Certification Problem

Input (TPDB TRS_Standard/AG01/#3.4)

The rewrite relation of the following TRS is considered.

minus(x,0)	→	x	(1)
minus(s(x),s(y))	→	minus(x,y)	(2)
quot(0,s(y))	→	0	(3)
quot(s(x),s(y))	→	s(quot(minus(x,y),s(y)))	(4)
plus(0,y)	→	y	(5)
plus(s(x),y)	→	s(plus(x,y))	(6)
minus(minus(x,y),z)	→	minus(x,plus(y,z))	(7)

Property / Task

Prove or disprove termination.

Answer / Result

Yes.

Proof (by ttt2 @ termCOMP 2023)

1 Dependency Pair Transformation

The following set of initial dependency pairs has been identified.

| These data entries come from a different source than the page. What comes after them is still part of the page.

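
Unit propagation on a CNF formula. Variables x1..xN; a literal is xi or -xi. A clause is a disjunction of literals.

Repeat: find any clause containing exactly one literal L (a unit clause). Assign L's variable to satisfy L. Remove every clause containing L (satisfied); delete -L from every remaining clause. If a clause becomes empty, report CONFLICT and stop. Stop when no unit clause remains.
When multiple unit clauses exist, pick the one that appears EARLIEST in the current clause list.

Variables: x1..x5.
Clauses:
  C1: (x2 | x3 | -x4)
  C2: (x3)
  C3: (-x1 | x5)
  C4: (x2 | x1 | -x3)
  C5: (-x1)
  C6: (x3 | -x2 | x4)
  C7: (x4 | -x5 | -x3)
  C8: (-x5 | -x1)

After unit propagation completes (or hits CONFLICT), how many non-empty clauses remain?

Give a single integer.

unit clause [3] forces x3=T; simplify:
  drop -3 from [2, 1, -3] -> [2, 1]
  drop -3 from [4, -5, -3] -> [4, -5]
  satisfied 3 clause(s); 5 remain; assigned so far: [3]
unit clause [-1] forces x1=F; simplify:
  drop 1 from [2, 1] -> [2]
  satisfied 3 clause(s); 2 remain; assigned so far: [1, 3]
unit clause [2] forces x2=T; simplify:
  satisfied 1 clause(s); 1 remain; assigned so far: [1, 2, 3]

Answer: 1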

minus^#(s(x),s(y))	→	minus^#(x,y)	(8)
quot^#(s(x),s(y))	→	minus^#(x,y)	(9)
quot^#(s(x),s(y))	→	quot^#(minus(x,y),s(y))	(10)
plus^#(s(x),y)	→	plus^#(x,y)	(11)
minus^#(minus(x,y),z)	→	plus^#(y,z)	(12)
minus^#(minus(x,y),z)	→	minus^#(x,plus(y,z))	(13)

1.1 Dependency Graph Processor

The dependency pairs are split into 3 components.

The 1^st component contains the pair

quot^#(s(x),s(y))

→

quot^#(minus(x,y),s(y))

(10)

1.1.1 Subterm Criterion Processor

We use the projection to multisets

π(quot^#)	=	{ 1 }
π(minus)	=	{ 1 }

to remove the pairs:

quot^#(s(x),s(y))

→

quot^#(minus(x,y),s(y))

(10)

1.1.1.1 P is empty

There are no pairs anymore.

The 2^nd component contains the pair

minus^#(s(x),s(y)) → minus^#(x,y) (8)

minus^#(minus(x,y),z) → minus^#(x,plus(y,z)) (13)

1.1.2 Size-Change Termination

Using size-change termination in combination with the subterm criterion one obtains the following initial size-change graphs.

minus^#(s(x),s(y)) → minus^#(x,y) (8)

2 > 2

1 > 1

minus^#(minus(x,y),z) → minus^#(x,plus(y,z)) (13)

1 > 1

As there is no critical graph in the transitive closure, there are no infinite chains.
The 3^rd component contains the pair
plus^#(s(x),y) → plus^#(x,y) (11)

1.1.3 Size-Change Termination

Using size-change termination in combination with the subterm criterion one obtains the following initial size-change graphs.

plus^#(s(x),y) → plus^#(x,y) (11)

2 ≥ 2

1 > 1

As there is no critical graph in the transitive closure, there are no infinite chains.